In his homily, the Pope dwelled on what he called Newman’s
vision for education, which has done so much to shape the ethos that is the driving force behind Catholic schools and colleges today. Firmly opposed to any reductive or utilitarian approach, he sought to achieve an educational environment in which intellectual training, moral discipline, and religious commitment would come together. The project to found a Catholic University in Ireland provided him with an opportunity to develop his ideas on the subject, and the collection of discourses that he published as The Idea of a University holds up an ideal from which all those engaged in academic formation can continue to learn.On the same day, in another part of the English-speaking world, Miriam Burstein (better known to those of us who cherish her blog as
The Little Professor) made a strikingly similar point.
Replying to
this article in September’s
American Spectator by the English philosopher Roger Scruton, who seeks to recover Newman’s vision of a liberal arts education “liberated from the phony subjects and dubious social mores that have occupied the American campus,” Burstein
observes that
Newman’s ideal university really is a Catholic university. Not a Baptist university, not an Anglican university, not a secular liberal arts college, but a Catholic one. Newman would certainly not endorse Scruton's decapitated version of the argument, inasmuch as he would claim that, far from lending itself to the kind of conservative stability that Scruton seems to imagine, it actually generates social instability, immorality, and discontent. . . .Burstein’s is not merely a historical argument, correcting a present-minded misinterpretation of a nineteenth-century text.
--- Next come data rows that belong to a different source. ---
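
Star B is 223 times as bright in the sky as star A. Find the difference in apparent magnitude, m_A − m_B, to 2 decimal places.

Pogson: Δm = −2.5 log₁₀(ratio) = −2.5 log₁₀(223) = −2.5 × 2.3483 = -5.871
Star B is brighter so has the smaller magnitude: m_A − m_B is positive.

m_A − m_B ≈ 5.87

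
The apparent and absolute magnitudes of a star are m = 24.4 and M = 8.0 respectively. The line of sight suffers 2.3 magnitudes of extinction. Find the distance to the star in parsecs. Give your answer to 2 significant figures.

d ≈ 6600 pc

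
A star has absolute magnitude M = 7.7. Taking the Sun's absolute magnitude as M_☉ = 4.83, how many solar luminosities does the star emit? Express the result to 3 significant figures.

M − M_☉ = 7.7 − 4.83 = 2.870
L/L_☉ = 10^(−0.4 (M − M_☉)) = 10^-1.148 = 0.07112

L/L_☉ ≈ 0.0711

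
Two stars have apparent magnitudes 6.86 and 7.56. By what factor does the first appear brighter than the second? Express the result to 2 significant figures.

Magnitude difference = -0.70
Flux ratio = 10^(−0.4 Δm) = 10^(−0.4 × -0.70) = 10^0.280 = 1.905

1.9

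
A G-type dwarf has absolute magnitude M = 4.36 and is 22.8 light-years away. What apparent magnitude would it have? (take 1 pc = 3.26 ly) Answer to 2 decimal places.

m ≈ 3.58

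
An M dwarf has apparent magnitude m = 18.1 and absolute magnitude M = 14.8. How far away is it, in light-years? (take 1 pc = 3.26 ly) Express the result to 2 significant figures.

μ = m − M = 3.300
m − M = 5 log₁₀ d − 5
log₁₀ d = (m − M)/5 + 1 = 1.6600
d = 10^1.6600 = 45.71 pc
= 149.0 ly

d ≈ 150 ly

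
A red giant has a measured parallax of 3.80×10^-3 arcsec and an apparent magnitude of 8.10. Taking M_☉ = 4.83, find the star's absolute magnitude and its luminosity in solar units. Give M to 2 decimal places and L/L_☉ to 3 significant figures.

d = 1/p = 1/3.80×10^-3″ = 263.2 pc
M = m − 5 log₁₀ d + 5 = 8.10 − 5·2.4202 + 5 = 0.999
M − M_☉ = 0.999 − 4.83 = -3.831
L/L_☉ = 10^(−0.4 × -3.831) = 34.07

M ≈ 1.00; L/L_☉ ≈ 34.1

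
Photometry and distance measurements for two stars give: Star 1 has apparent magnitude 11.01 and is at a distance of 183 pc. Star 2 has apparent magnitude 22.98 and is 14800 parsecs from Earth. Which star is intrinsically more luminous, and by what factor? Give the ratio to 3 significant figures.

Star 1 is more luminous, by a factor of 9.38.

Star 1: M = m − 5 log₁₀ d + 5 = 11.01 − 5·2.2625 + 5 = 4.698
Star 2: M = m − 5 log₁₀ d + 5 = 22.98 − 5·4.1703 + 5 = 7.129
ΔM = M_1 − M_2 = 4.698 − (7.129) = -2.431; smaller M is more luminous → Star 1.
L ratio = 10^(0.4 |ΔM|) = 10^0.972 = 9.384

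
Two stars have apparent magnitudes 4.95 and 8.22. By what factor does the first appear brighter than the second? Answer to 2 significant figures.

20

Magnitude difference = -3.27
Flux ratio = 10^(−0.4 Δm) = 10^(−0.4 × -3.27) = 10^1.308 = 20.32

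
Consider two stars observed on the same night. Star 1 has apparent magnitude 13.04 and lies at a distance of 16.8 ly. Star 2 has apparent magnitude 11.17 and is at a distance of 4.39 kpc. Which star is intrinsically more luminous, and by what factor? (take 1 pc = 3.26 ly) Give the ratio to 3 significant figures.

Star 2 is more luminous, by a factor of 4.06×10^6.

Star 1: d = 16.8 ly / 3.26 = 5.153 pc
Star 1: M = m − 5 log₁₀ d + 5 = 13.04 − 5·0.7121 + 5 = 14.480
Star 2: d = 4.39 kpc = 4390 pc
Star 2: M = m − 5 log₁₀ d + 5 = 11.17 − 5·3.6425 + 5 = -2.042
ΔM = M_1 − M_2 = 14.480 − (-2.042) = 16.522; smaller M is more luminous → Star 2.
L ratio = 10^(0.4 |ΔM|) = 10^6.609 = 4.062×10^6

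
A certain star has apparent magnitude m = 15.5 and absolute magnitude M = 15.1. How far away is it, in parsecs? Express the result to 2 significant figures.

d ≈ 12 pc

μ = m − M = 0.400
m − M = 5 log₁₀ d − 5
log₁₀ d = (m − M)/5 + 1 = 1.0800
d = 10^1.0800 = 12.02 pc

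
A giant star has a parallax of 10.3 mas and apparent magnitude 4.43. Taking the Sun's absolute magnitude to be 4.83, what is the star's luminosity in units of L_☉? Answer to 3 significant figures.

d = 1/p = 1000/10.3 mas = 97.09 pc
M = m − 5 log₁₀ d + 5 = 4.43 − 5·1.9872 + 5 = -0.506
M − M_☉ = -0.506 − 4.83 = -5.336
L/L_☉ = 10^(−0.4 × -5.336) = 136.2

L/L_☉ ≈ 136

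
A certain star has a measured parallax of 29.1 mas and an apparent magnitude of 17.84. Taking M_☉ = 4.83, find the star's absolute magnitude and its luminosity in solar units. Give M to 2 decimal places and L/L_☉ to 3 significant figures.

M ≈ 15.16; L/L_☉ ≈ 7.38×10^-5

d = 1/p = 1000/29.1 mas = 34.36 pc
M = m − 5 log₁₀ d + 5 = 17.84 − 5·1.5361 + 5 = 15.159
M − M_☉ = 15.159 − 4.83 = 10.329
L/L_☉ = 10^(−0.4 × 10.329) = 7.383×10^-5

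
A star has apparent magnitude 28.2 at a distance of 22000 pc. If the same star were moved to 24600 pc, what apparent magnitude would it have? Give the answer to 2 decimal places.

m ≈ 28.44

Flux ∝ 1/d², so Δm = 5 log₁₀(d₂/d₁) = 5 log₁₀(24600/22000) = 0.243
m₂ = m₁ + Δm = 28.2 + (0.243) = 28.443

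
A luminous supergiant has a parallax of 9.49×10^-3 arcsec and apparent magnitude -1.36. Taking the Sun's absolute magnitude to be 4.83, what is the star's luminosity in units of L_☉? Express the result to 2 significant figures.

d = 1/p = 1/9.49×10^-3″ = 105.4 pc
M = m − 5 log₁₀ d + 5 = -1.36 − 5·2.0227 + 5 = -6.474
M − M_☉ = -6.474 − 4.83 = -11.304
L/L_☉ = 10^(−0.4 × -11.304) = 33230

L/L_☉ ≈ 33000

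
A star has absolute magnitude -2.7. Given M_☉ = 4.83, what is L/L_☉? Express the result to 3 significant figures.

L/L_☉ ≈ 1030

M − M_☉ = -2.7 − 4.83 = -7.530
L/L_☉ = 10^(−0.4 (M − M_☉)) = 10^3.012 = 1028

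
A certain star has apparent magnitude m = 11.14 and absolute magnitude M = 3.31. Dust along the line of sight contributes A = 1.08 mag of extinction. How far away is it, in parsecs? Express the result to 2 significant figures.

d ≈ 220 pc

m − M = 5 log₁₀(d/10 pc) + A  ⇒  11.14 − (3.31) − 1.08 = 5 log₁₀(d/10)
6.750 = 5 log₁₀(d/10)
log₁₀ d = (m − M − A)/5 + 1 = 2.3500
d = 10^2.3500 = 223.9 pc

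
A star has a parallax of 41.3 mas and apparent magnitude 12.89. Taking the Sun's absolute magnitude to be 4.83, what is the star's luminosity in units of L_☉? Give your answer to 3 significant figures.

L/L_☉ ≈ 3.50×10^-3

d = 1/p = 1000/41.3 mas = 24.21 pc
M = m − 5 log₁₀ d + 5 = 12.89 − 5·1.3840 + 5 = 10.970
M − M_☉ = 10.970 − 4.83 = 6.140
L/L_☉ = 10^(−0.4 × 6.140) = 3.500×10^-3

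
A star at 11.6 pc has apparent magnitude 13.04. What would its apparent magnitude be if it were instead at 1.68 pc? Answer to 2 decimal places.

Flux ∝ 1/d², so Δm = 5 log₁₀(d₂/d₁) = 5 log₁₀(1.68/11.6) = -4.196
m₂ = m₁ + Δm = 13.04 + (-4.196) = 8.844

m ≈ 8.84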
She is also pointing out that Scruton belongs to the educational camp that he criticizes, because (in Newman’s words) he envisions an education in which “the human intellect, self-educated and self-supported, is more true and perfect in its ideas and judgments than that of Prophets and Apostles. . . .” His vision is liberal, not only in seeking to “liberate” the mind from “phony subjects and dubious social mores,” but also from Revealed Religion, which (on Newman’s showing) is more likely to achieve such liberation than unaided reason.
What Burstein does not say is whether Newman’s conception of education must be abandoned as a relic of the past (and the peculiar treasure of Catholics), or whether it can be adapted at all to a secular setting like her own state university. The Pope claims that “all those engaged in academic formation can continue to learn” from Newman—
all, not just nineteenth-century Catholics. I’d be interested to hear what Burstein thinks.